Here, New Words Bookstore featured feminist and hard-to-find children’s books, lesbian fiction, books on domestic violence; and readings by authors from Kitchen Table: Women of Color Press. The stretch also featured Goddard-Cambridge Graduate Program in Social Change, an extension of the parent program of Goddard College in Vermont, which in 1970 hosted its first women’s history “ovular” — the school’s feminist rephrasing of the term, “seminar.” An ovular on lesbian culture in 1976 caused such a stir that the school was accused of trying to indoctrinate students as lesbians and Marxists.
The space now known as Beauty’s Pizza used to be the Child Care Resource Center, which helped find and research affordable day care options, the precursor to the state’s system for subsidized care vouchers.

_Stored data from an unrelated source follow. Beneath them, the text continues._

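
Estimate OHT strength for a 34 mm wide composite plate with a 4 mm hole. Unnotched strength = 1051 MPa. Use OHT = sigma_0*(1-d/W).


OHT = sigma_0*(1-d/W) = 1051*(1-4/34) = 927.4 MPa

927.4 MPa


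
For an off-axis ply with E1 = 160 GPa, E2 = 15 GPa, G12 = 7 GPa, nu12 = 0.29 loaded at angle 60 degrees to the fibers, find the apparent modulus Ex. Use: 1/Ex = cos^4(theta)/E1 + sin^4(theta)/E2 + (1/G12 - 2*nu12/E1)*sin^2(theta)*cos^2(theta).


cos^4(60) = 0.0625, sin^4(60) = 0.5625, sin^2(60)*cos^2(60) = 0.1875
1/G12 - 2*nu12/E1 = 1/7 - 2*0.29/160 = 0.139232 GPa^-1
1/Ex = 0.0625/160 + 0.5625/15 + 0.139232*0.1875 = 0.0639967 GPa^-1
Ex = 15.63 GPa

15.63 GPa


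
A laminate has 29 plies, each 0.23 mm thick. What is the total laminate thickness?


h = n * t_ply = 29 * 0.23 = 6.67 mm

6.67 mm


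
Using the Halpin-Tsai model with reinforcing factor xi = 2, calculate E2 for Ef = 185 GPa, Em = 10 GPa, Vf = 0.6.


eta = (Ef/Em - 1)/(Ef/Em + xi) = (18.5 - 1)/(18.5 + 2) = 0.8537
E2 = Em*(1+xi*eta*Vf)/(1-eta*Vf) = 41.5 GPa

41.5 GPa


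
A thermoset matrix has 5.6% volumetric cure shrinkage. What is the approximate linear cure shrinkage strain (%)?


Linear shrinkage ≈ vol_shrink/3 = 5.6/3 = 1.867%

1.867%


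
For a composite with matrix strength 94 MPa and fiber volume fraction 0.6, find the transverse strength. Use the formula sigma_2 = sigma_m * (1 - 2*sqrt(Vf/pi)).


factor = 1 - 2*sqrt(0.6/pi) = 0.126
sigma_2 = 94 * 0.126 = 11.84 MPa

11.84 MPa


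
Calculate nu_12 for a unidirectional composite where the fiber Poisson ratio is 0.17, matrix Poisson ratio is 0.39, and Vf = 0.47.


nu_12 = nu_f*Vf + nu_m*(1-Vf) = 0.17*0.47 + 0.39*0.53 = 0.2866

0.2866


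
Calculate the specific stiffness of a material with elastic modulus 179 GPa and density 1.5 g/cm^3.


Specific stiffness = E/rho = 179/1.5 = 119.3 GPa/(g/cm^3)

119.3 GPa/(g/cm^3)


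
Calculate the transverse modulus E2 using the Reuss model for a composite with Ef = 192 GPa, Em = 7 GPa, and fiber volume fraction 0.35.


1/E2 = Vf/Ef + (1-Vf)/Em = 0.35/192 + 0.65/7
E2 = 10.56 GPa

10.56 GPa


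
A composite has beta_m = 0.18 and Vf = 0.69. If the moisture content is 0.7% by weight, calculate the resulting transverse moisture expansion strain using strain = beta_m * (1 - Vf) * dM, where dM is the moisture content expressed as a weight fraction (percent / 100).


dM = 0.7/100 = 0.007
strain = beta_m * (1-Vf) * dM = 0.18 * 0.31 * 0.007 = 0.0003906

0.0003906


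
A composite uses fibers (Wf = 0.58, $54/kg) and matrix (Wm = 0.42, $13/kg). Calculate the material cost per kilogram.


Cost = cost_f*Wf + cost_m*Wm = 54*0.58 + 13*0.42 = $36.78/kg

$36.78/kg


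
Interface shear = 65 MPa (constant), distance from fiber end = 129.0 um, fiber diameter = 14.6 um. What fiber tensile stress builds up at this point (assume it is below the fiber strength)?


Force balance: sigma_f * (pi*d^2/4) = tau * (pi*d) * x  ->  sigma_f = 4 * tau * x / d
sigma_f = 4 * 65 * 129.0 / 14.6 = 2297.3 MPa

2297.3 MPa


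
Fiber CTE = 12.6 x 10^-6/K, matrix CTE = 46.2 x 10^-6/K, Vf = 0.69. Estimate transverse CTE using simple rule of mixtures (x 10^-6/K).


alpha_2 = alpha_f*Vf + alpha_m*(1-Vf) = 12.6*0.69 + 46.2*0.31 = 23.0 x 10^-6/K

23.0 x 10^-6/K


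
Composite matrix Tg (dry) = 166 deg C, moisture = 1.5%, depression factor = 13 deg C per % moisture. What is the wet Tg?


Tg_wet = Tg_dry - k*moisture = 166 - 13*1.5 = 146.5 deg C

146.5 deg C


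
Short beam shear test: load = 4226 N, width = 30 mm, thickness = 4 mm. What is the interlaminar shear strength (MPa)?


ILSS = 3F/(4bh) = 3*4226/(4*30*4) = 26.41 MPa

26.41 MPa


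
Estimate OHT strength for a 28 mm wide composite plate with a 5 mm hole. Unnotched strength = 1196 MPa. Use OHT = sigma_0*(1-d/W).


OHT = sigma_0*(1-d/W) = 1196*(1-5/28) = 982.4 MPa

982.4 MPa


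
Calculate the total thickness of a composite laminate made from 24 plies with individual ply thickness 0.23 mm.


h = n * t_ply = 24 * 0.23 = 5.52 mm

5.52 mm


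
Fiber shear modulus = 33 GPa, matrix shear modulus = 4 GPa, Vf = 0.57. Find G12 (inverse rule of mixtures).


1/G12 = Vf/Gf + (1-Vf)/Gm = 0.57/33 + 0.43/4
G12 = 8.01 GPa

8.01 GPa


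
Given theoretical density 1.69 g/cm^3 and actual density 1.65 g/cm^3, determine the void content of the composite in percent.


Void% = (rho_theo - rho_actual)/rho_theo * 100 = (1.69 - 1.65)/1.69 * 100 = 2.37%

2.37%


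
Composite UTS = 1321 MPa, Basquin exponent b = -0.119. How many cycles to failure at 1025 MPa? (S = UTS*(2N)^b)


N = 0.5 * (S/UTS)^(1/b) = 0.5 * (1025/1321)^(1/-0.119) = 4.2154 cycles

4.2154 cycles


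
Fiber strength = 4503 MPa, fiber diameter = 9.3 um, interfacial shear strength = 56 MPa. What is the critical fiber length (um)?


Lc = sigma_f * d / (2 * tau_i) = 4503 * 9.3 / (2 * 56) = 373.9 um

373.9 um


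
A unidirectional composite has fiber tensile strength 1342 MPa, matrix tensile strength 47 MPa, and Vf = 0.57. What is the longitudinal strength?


sigma_1 = sigma_f*Vf + sigma_m*(1-Vf) = 1342*0.57 + 47*0.43 = 785.2 MPa

785.2 MPa


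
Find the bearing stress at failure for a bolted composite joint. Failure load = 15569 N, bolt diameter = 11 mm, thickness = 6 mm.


sigma_br = F/(d*h) = 15569/(11*6) = 235.9 MPa

235.9 MPa


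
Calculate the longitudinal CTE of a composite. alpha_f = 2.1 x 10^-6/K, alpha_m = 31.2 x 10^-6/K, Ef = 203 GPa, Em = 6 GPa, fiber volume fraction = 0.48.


E1 = Ef*Vf + Em*(1-Vf) = 100.56
alpha_1 = (alpha_f*Ef*Vf + alpha_m*Em*(1-Vf))/E1 = 3.0 x 10^-6/K

3.0 x 10^-6/K


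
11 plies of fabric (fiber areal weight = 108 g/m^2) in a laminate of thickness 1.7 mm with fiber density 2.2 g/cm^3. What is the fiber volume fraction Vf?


Vf = n * FAW / (rho_f * h * 1000) = 11 * 108 / (2.2 * 1.7 * 1000) = 0.3176

0.3176


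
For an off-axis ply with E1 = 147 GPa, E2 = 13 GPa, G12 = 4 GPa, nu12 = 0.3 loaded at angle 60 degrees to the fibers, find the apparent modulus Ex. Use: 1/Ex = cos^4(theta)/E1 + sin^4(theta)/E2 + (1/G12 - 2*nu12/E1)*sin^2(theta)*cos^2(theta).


cos^4(60) = 0.0625, sin^4(60) = 0.5625, sin^2(60)*cos^2(60) = 0.1875
1/G12 - 2*nu12/E1 = 1/4 - 2*0.3/147 = 0.245918 GPa^-1
1/Ex = 0.0625/147 + 0.5625/13 + 0.245918*0.1875 = 0.0898041 GPa^-1
Ex = 11.14 GPa

11.14 GPa


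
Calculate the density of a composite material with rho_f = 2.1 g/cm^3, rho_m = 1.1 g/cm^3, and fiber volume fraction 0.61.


rho_c = rho_f*Vf + rho_m*(1-Vf) = 2.1*0.61 + 1.1*0.39 = 1.71 g/cm^3

1.71 g/cm^3


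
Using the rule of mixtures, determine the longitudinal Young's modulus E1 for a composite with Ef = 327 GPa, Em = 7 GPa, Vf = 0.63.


E1 = Ef*Vf + Em*(1-Vf) = 327*0.63 + 7*0.37 = 208.6 GPa

208.6 GPa


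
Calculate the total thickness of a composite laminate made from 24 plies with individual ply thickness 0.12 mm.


h = n * t_ply = 24 * 0.12 = 2.88 mm

2.88 mm


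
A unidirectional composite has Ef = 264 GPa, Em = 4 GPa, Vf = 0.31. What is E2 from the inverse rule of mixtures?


1/E2 = Vf/Ef + (1-Vf)/Em = 0.31/264 + 0.69/4
E2 = 5.76 GPa

5.76 GPa


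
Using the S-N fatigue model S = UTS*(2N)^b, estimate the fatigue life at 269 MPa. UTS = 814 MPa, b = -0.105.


N = 0.5 * (S/UTS)^(1/b) = 0.5 * (269/814)^(1/-0.105) = 18997.8532 cycles

18997.8532 cycles


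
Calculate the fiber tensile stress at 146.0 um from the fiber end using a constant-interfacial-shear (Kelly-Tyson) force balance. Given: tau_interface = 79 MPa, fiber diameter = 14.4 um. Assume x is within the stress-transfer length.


Force balance: sigma_f * (pi*d^2/4) = tau * (pi*d) * x  ->  sigma_f = 4 * tau * x / d
sigma_f = 4 * 79 * 146.0 / 14.4 = 3203.9 MPa

3203.9 MPa


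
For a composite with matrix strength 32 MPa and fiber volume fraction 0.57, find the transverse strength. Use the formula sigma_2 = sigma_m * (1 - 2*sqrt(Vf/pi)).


factor = 1 - 2*sqrt(0.57/pi) = 0.1481
sigma_2 = 32 * 0.1481 = 4.74 MPa

4.74 MPa


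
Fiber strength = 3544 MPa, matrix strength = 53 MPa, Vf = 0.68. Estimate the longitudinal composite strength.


sigma_1 = sigma_f*Vf + sigma_m*(1-Vf) = 3544*0.68 + 53*0.32 = 2426.9 MPa

2426.9 MPa


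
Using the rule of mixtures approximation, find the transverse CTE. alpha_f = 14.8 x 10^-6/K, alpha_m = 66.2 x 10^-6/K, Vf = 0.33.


alpha_2 = alpha_f*Vf + alpha_m*(1-Vf) = 14.8*0.33 + 66.2*0.67 = 49.2 x 10^-6/K

49.2 x 10^-6/K


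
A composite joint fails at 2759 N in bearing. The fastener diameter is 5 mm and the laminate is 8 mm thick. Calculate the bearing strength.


sigma_br = F/(d*h) = 2759/(5*8) = 69.0 MPa

69.0 MPa


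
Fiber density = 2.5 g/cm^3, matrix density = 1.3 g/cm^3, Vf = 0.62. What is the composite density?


rho_c = rho_f*Vf + rho_m*(1-Vf) = 2.5*0.62 + 1.3*0.38 = 2.044 g/cm^3

2.044 g/cm^3


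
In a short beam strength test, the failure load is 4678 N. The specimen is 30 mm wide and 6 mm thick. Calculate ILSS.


ILSS = 3F/(4bh) = 3*4678/(4*30*6) = 19.49 MPa

19.49 MPa


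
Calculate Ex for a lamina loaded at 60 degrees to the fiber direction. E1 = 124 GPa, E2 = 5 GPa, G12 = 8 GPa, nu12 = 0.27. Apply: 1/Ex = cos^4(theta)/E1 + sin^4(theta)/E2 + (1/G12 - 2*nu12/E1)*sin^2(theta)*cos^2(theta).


cos^4(60) = 0.0625, sin^4(60) = 0.5625, sin^2(60)*cos^2(60) = 0.1875
1/G12 - 2*nu12/E1 = 1/8 - 2*0.27/124 = 0.120645 GPa^-1
1/Ex = 0.0625/124 + 0.5625/5 + 0.120645*0.1875 = 0.135625 GPa^-1
Ex = 7.37 GPa

7.37 GPa


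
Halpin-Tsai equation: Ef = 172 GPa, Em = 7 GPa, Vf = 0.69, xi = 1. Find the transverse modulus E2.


eta = (Ef/Em - 1)/(Ef/Em + xi) = (24.5714 - 1)/(24.5714 + 1) = 0.9218
E2 = Em*(1+xi*eta*Vf)/(1-eta*Vf) = 31.47 GPa

31.47 GPa


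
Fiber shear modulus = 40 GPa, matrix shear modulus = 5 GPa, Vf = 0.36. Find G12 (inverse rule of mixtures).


1/G12 = Vf/Gf + (1-Vf)/Gm = 0.36/40 + 0.64/5
G12 = 7.3 GPa

7.3 GPa


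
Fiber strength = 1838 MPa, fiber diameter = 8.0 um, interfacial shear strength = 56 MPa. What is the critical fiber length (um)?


Lc = sigma_f * d / (2 * tau_i) = 1838 * 8.0 / (2 * 56) = 131.3 um

131.3 um


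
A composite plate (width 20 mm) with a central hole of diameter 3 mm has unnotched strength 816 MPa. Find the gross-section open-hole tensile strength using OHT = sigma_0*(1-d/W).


OHT = sigma_0*(1-d/W) = 816*(1-3/20) = 693.6 MPa

693.6 MPa


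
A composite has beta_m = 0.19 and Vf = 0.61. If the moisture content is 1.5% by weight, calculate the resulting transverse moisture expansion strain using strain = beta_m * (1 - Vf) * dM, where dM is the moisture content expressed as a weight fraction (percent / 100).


dM = 1.5/100 = 0.015
strain = beta_m * (1-Vf) * dM = 0.19 * 0.39 * 0.015 = 0.0011115

0.0011115


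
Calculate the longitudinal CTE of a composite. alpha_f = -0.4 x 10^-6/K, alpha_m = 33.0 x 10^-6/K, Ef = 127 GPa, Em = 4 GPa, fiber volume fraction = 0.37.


E1 = Ef*Vf + Em*(1-Vf) = 49.51
alpha_1 = (alpha_f*Ef*Vf + alpha_m*Em*(1-Vf))/E1 = 1.3 x 10^-6/K

1.3 x 10^-6/K


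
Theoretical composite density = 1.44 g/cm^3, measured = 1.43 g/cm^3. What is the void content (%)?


Void% = (rho_theo - rho_actual)/rho_theo * 100 = (1.44 - 1.43)/1.44 * 100 = 0.69%

0.69%


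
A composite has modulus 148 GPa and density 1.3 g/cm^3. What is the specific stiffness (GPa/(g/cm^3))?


Specific stiffness = E/rho = 148/1.3 = 113.8 GPa/(g/cm^3)

113.8 GPa/(g/cm^3)


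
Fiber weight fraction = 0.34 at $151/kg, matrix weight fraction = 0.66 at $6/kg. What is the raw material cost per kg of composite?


Cost = cost_f*Wf + cost_m*Wm = 151*0.34 + 6*0.66 = $55.3/kg

$55.3/kg


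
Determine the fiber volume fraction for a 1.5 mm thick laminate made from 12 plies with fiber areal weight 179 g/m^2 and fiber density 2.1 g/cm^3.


Vf = n * FAW / (rho_f * h * 1000) = 12 * 179 / (2.1 * 1.5 * 1000) = 0.6819

0.6819


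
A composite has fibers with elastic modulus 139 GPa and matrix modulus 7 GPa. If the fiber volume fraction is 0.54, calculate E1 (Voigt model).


E1 = Ef*Vf + Em*(1-Vf) = 139*0.54 + 7*0.46 = 78.28 GPa

78.28 GPa


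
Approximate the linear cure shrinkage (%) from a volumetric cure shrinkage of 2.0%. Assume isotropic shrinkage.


Linear shrinkage ≈ vol_shrink/3 = 2.0/3 = 0.667%

0.667%


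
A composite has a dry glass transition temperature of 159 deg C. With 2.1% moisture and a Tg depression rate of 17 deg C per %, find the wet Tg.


Tg_wet = Tg_dry - k*moisture = 159 - 17*2.1 = 123.3 deg C

123.3 deg C


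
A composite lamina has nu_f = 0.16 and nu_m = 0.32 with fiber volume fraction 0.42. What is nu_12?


nu_12 = nu_f*Vf + nu_m*(1-Vf) = 0.16*0.42 + 0.32*0.58 = 0.2528

0.2528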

The Women’s Law Collective — a legal commune run entirely by women — raised awareness about women’s legal issues and helped draft the law that allowed domestic violence survivors to get restraining orders and support.
And the Massachusetts Feminist Federal Credit Union opened in 1975, following the passage of the Equal Credit Opportunity Act, and Topping explained the significance: “Before 1974, women couldn’t take out loans without a husband cosigning.”
The tour was a stroll down memory lane for women like Patty Nolan, a Cambridge School Committee member and candidate for City Council, who remembered meetings of her college feminist group at Bread and Roses and discovering early works on intersectionality at New Words.
And it was a history lesson brought to life for students who got extra credit for attending. Brooke Bonar, 20, a Suffolk University student with a minor in gender studies, couldn’t quite believe she was hearing directly from 1970s Cambridge feminists.
“The ’70s,” she said, “seem so long ago to me.”